At this point, businesses might well be thinking that automation is either too difficult or not presently applicable, and will abandon pursuing RPA altogether. But the reality is that if a business is really struggling to reconcile their internal processes with automation, that is not such a bad thing. In fact, if you can’t identify a single good candidate for RPA, that is a good sign that you are in need of automation. This is because it says that your business, and specifically business processes, are far too reliant on your staff and/or systems. Your business is likely to be operating purely thanks to the efforts of long-term staff, who personally hold all your process knowledge in their brain, and legacy systems that are not being fully utilised, or at the very least, are not being continually challenged as to how the technology can be improved/redesigned to improve efficiencies.

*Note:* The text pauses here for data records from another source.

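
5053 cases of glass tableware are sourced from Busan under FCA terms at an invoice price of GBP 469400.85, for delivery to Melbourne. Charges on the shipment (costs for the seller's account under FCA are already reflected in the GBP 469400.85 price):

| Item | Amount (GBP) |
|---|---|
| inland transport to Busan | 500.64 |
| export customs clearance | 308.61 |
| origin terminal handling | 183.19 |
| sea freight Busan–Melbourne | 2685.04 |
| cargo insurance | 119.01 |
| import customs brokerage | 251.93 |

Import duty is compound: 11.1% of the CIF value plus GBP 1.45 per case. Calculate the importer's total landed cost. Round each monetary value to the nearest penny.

FCA: the seller delivers export-cleared goods to the carrier; the buyer bears costs from that point.
Already in the invoice (seller's account under FCA): inland to port, export clearance — exclude.
CIF value = FCA price + origin terminal + freight + insurance = 469400.85 + 183.19 + 2685.04 + 119.01 = 472388.09
Ad valorem component: 472388.09 × 11.1% = 52435.08
Specific component: 5053 × 1.45 = 7326.85
Import duty = 52435.08 + 7326.85 = 59761.93
Buyer bears: origin terminal 183.19 + freight 2685.04 + insurance 119.01 + brokerage 251.93 + duty 59761.93 = 63001.10
Landed cost = invoice 469400.85 + 63001.10 = 532401.95

Total landed cost: GBP 532401.95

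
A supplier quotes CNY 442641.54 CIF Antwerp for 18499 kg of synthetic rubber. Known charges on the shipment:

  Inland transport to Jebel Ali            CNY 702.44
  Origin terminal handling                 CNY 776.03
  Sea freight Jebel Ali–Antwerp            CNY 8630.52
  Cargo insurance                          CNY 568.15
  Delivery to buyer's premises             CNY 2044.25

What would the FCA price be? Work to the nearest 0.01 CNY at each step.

Not relevant to the conversion: inland to port — on the seller under both CIF and FCA; already in the CIF price and stays in the FCA price. delivery — on the buyer under both terms; not part of either seller's price.
From CIF to FCA, the seller no longer bears: origin terminal, freight, insurance.
FCA price = 442641.54 − 776.03 − 8630.52 − 568.15 = 432666.84

FCA price: CNY 432666.84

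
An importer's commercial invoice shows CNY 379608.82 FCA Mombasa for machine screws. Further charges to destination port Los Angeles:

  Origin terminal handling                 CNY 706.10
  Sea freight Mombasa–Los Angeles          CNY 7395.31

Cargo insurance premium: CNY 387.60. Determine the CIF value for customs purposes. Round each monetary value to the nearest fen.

CIF value: CNY 388097.83

CIF = FCA price + pre-shipment costs + freight + insurance
CIF = 379608.82 + 706.10 + 7395.31 + 387.60 = 388097.83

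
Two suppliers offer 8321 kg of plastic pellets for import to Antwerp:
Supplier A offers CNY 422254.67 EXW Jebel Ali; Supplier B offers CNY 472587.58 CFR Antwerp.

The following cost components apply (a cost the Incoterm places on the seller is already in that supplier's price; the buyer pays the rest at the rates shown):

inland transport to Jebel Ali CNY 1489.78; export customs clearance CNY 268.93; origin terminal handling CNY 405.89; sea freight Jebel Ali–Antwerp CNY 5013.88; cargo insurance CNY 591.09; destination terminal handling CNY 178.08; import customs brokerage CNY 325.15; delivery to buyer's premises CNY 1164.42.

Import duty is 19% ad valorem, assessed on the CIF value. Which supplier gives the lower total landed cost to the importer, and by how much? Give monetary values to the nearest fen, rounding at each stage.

Supplier A (EXW):
CIF value = EXW price + inland to port + export clearance + origin terminal + freight + insurance = 422254.67 + 1489.78 + 268.93 + 405.89 + 5013.88 + 591.09 = 430024.24
Import duty = 430024.24 × 19% = 81704.61
Buyer bears (A): 1489.78 + 268.93 + 405.89 + 5013.88 + 591.09 + 178.08 + 325.15 + 1164.42 = 9437.22
Landed cost (A) = invoice 422254.67 + 9437.22 + duty 81704.61 = 513396.50
Supplier B (CFR):
CIF value = CFR price + insurance = 472587.58 + 591.09 = 473178.67
Import duty = 473178.67 × 19% = 89903.95
Buyer bears (B): 591.09 + 178.08 + 325.15 + 1164.42 = 2258.74
Landed cost (B) = invoice 472587.58 + 2258.74 + duty 89903.95 = 564750.27
Difference = |513396.50 − 564750.27| = 51353.77

Supplier A is cheaper by CNY 51353.77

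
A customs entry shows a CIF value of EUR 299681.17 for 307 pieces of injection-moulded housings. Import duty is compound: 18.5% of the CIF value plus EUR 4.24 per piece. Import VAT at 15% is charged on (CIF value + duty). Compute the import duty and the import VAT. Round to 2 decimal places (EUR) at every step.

Import duty: EUR 56742.70; import VAT: EUR 53463.58

Ad valorem component: 299681.17 × 18.5% = 55441.02
Specific component: 307 × 4.24 = 1301.68
Import duty = 55441.02 + 1301.68 = 56742.70
VAT base = CIF + duty = 299681.17 + 56742.70 = 356423.87
Import VAT = 356423.87 × 15% = 53463.58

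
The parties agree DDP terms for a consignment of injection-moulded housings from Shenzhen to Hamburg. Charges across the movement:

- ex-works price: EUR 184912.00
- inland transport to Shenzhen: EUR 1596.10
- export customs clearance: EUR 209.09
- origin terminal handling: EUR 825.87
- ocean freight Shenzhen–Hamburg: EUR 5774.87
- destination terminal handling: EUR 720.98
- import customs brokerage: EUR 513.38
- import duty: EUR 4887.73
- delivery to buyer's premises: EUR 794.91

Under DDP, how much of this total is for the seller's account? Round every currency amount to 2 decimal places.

DDP: the seller bears all costs including import duty.
Seller's account: goods 184912.00 + inland to port 1596.10 + export clearance 209.09 + origin terminal 825.87 + freight 5774.87 + destination terminal 720.98 + brokerage 513.38 + duty 4887.73 + delivery 794.91 = 200234.93
Buyer's account: 0.00

Seller's account: EUR 200234.93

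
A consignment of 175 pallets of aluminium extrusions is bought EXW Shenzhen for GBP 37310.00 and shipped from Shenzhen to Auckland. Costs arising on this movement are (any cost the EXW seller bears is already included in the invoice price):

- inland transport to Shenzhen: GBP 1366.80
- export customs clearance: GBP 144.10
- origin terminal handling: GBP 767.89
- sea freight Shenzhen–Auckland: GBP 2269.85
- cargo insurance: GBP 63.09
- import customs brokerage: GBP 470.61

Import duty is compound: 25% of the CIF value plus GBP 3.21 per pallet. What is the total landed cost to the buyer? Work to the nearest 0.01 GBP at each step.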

This ‘make-do’ attitude means that your business is exposed in two ways:

  1. You are more at risk and indeed affected by staff turnover. When existing staff leave, tremendous business process knowledge leaves with them, significantly impacting both short and long-term business.
  2. Your business is obviously inefficient – there simply MUST be processes in a business which can be more effectively outsourced to automation. No business has ever demonstrated to us that it did not possess a single process that could not be more efficently done via automation, and certainly all big-businesses and market leaders utilise automation in their organisations.

Despite the abovementioned risks having significant consequences, very few businesses take any steps to meaningfully address or manage them. But managing these risks is actually very straightforward.

How to Solve the Problem

The key is to first recognise that this perceived absence RPA opportunities is not because of a true lack of process candidates, but is because of an internal, cultural approach to business, which over relies on staff/systems to execute processes. By recognising this approach, you can begin to enact change to inject good habits and policies into your business. These will typically take the form of:

  • Documenting all your processes in detail
  • Implementing a continuous improvement framework for your processes (including regular reviews and assessments for risks and opportunities)
  • Implementing proper process discovery technologies, such as UiPath Process Mining, Task Mining or Task Capture

After making the above changes, businesses will very quickly begin to accumulate lots of information about their processes, both known and unknown. More importantly though, they also begin to enhance business processes because the knowledge has now been taken from the minds of employees and put on paper, allowing that knowledge to be collectively analysed. This strategy of diversifying process knowledge away from staff not only reduces the risk of business disruption from staff turnover, but allows existing processes to be challenged and enhanced, making them ripe for automation. It is at this point that the original problem of identifying RPA use cases is now solved, because your business is now flush with well documented and well evolved processes.

It’s surprising that the most successful organisations with RPA have usually gone through the above experience: struggling to get started, realising what that struggle actually means, resetting their approach to business process, and succeeding in RPA initiation and implementation. If you want to succeed with RPA, you need to recognise and accept this experience within your own organisation, and understand what it means and how to successfully navigate it. Otherwise, rejecting the opportunity for RPA can be a very costly mistake that could have been easily avoided.